Während die Politik es versäumt, Tiertransporten die Subventionen zu entziehen (geschweige denn, sie zu verbieten), profitiert die Wirtschaft weiter auf dem Buckel der Tiere. Die Konsumentenschaft empört sich zwar, wenn Bilder wie aktuell jene des Frachtschiffs "Al Kuwait" durch die Medien veröffentlicht werden – dennoch fehlt es an der Bereitschaft, die eigenen Nahrungsgewohnheiten zu überdenken. Obschon für das Töten von Tieren zur Nahrungsmittelgewinnung eine ethisch einwandfreie Grundlage fehlt, wird es im Zusammenhang mit der Gewinnung von Nahrungsmitteln gesellschaftlich nicht nur toleriert, sondern vom Konsumenten implizit sogar in Auftrag gegeben. Eine bewusst vegetarische oder vegane Ernährungsweise aufgrund ethischer, ökologischer, sozialer, religiöser oder gesundheitlicher Erwägungen stellt heute zwar keine seltene Erscheinung mehr dar. Noch immer überwiegt in unserer Gesellschaft aber ganz klar die Zahl jener Menschen, die nicht auf Fleisch verzichten wollen. Auch importiertes Fleisch von Tieren, die eine lange und leidensvolle Reise hinter sich haben, wird hierzulande bedenkenlos und in beträchtlichen Mengen konsumiert. Es gibt keinen Weg, das Wohlergehen der betroffenen Tiere auf diesen langen Transportwegen sicherzustellen. Die Nachfrage nach entsprechenden Produkten ist einer der Hauptgründe, aus dem das respektlose Tiertransportsystem trotz jahrelanger Kritik für die Profiteure nach wie vor attraktiv ist.

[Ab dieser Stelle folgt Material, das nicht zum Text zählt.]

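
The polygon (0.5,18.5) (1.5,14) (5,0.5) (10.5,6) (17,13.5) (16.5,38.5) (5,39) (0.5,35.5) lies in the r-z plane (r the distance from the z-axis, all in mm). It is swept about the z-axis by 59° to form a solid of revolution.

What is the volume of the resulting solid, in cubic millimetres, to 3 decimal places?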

Weil Wirtschaft und Politik nicht an einem besseren Schutz der Tiere interessiert sind, appelliert die TIR an die Menschen: Bitte übernehmen Sie Verantwortung und zeigen Sie mit Ihrem Konsumverhalten, dass die Würde von Tieren nicht nur auf dem Papier, sondern auch im Alltag ernst zu nehmen ist.